Employed by the company in February last year as a casual waitress, Ms McCarthy said she was not given information or advised of her rights that she had seven days to consider signing an AWA document for employment.
The court found that Mr Suleman had breached the Act and was "ignorant" of requirements to provide employees with an explanatory statement of their working conditions and to give them time to consider the AWA.
"I accept that in regard to the finding of duress against him this was inadvertent in that whilst he wanted to have the document signed, and signed quickly, he was ignorant of the employee's right not to sign," Federal Magistrate Kenneth Raphael said.
He said that had Chili's not gone into liquidation, closing down its five restaurants in March this year, he would have imposed a "substantial penalty".
"It is clear that the corporation acted high handedly with little regard to the requirements of the Act", Mr Raphael said.
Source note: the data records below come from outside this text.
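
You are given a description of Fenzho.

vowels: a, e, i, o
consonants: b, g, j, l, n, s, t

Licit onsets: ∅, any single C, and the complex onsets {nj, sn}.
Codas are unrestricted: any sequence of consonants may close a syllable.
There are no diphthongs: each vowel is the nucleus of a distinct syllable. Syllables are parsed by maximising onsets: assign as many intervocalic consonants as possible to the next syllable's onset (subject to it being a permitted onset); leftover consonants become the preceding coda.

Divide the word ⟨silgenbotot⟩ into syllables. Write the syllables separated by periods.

Vowels present: i, e, o, o; each is a nucleus, giving 4 syllables.
/i…e/ gap (V1→V2): /lg/ splits as /l/ + /g/ (/g/ is the longest suffix that is a licit onset).
/e…o/ gap (V2→V3): /nb/; trying suffixes from longest down, /b/ is the first permitted one, so coda /n/ | onset /b/.
/o…o/ gap (V3→V4): /t/ → onset of the next syllable (single consonants are always licit onsets).

sil.gen.bo.tot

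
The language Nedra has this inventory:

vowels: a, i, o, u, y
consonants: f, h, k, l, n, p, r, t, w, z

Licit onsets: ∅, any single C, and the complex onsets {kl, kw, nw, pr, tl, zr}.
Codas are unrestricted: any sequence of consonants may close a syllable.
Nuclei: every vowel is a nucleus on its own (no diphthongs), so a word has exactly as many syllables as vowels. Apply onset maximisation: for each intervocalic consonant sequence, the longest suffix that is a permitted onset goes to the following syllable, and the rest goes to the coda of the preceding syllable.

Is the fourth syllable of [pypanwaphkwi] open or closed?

Nuclei (vowels): y, a, a, i → 4 syllables.
σ1/σ2 boundary: /p/ is a single consonant, so it becomes the next onset.
σ2/σ3 boundary: cluster /nw/ — /nw/ is itself a permitted onset, so the whole cluster goes right; preceding coda = ∅.
σ3/σ4 boundary: cluster /phkw/ — the longest permitted-onset suffix is /kw/; onset = /kw/, preceding coda = /ph/.
Syllabification: py.pa.nwaph.kwi.
Syllable 4 is /kwi/; it ends in its nucleus with no coda, so it is open.

open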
"But I cannot say the same about Mr Suleman, who acted as he was instructed, checked on his instructions and had no reason to believe that they were incorrect or that he was acting in any way unlawfully."
Mr Suleman was fined $400 and ordered to pay it to Ms McCarthy.
But Mr Raphael took a sterner view of Mr Noor's conduct and ordered him to pay a $10,000 fine to the Commonwealth.
"I regard Mr Noor's conduct in relation to this whole affair as serious. His cavalier attitude to the responsibilities of a corporation employing a large number of young people cannot be condoned," he said.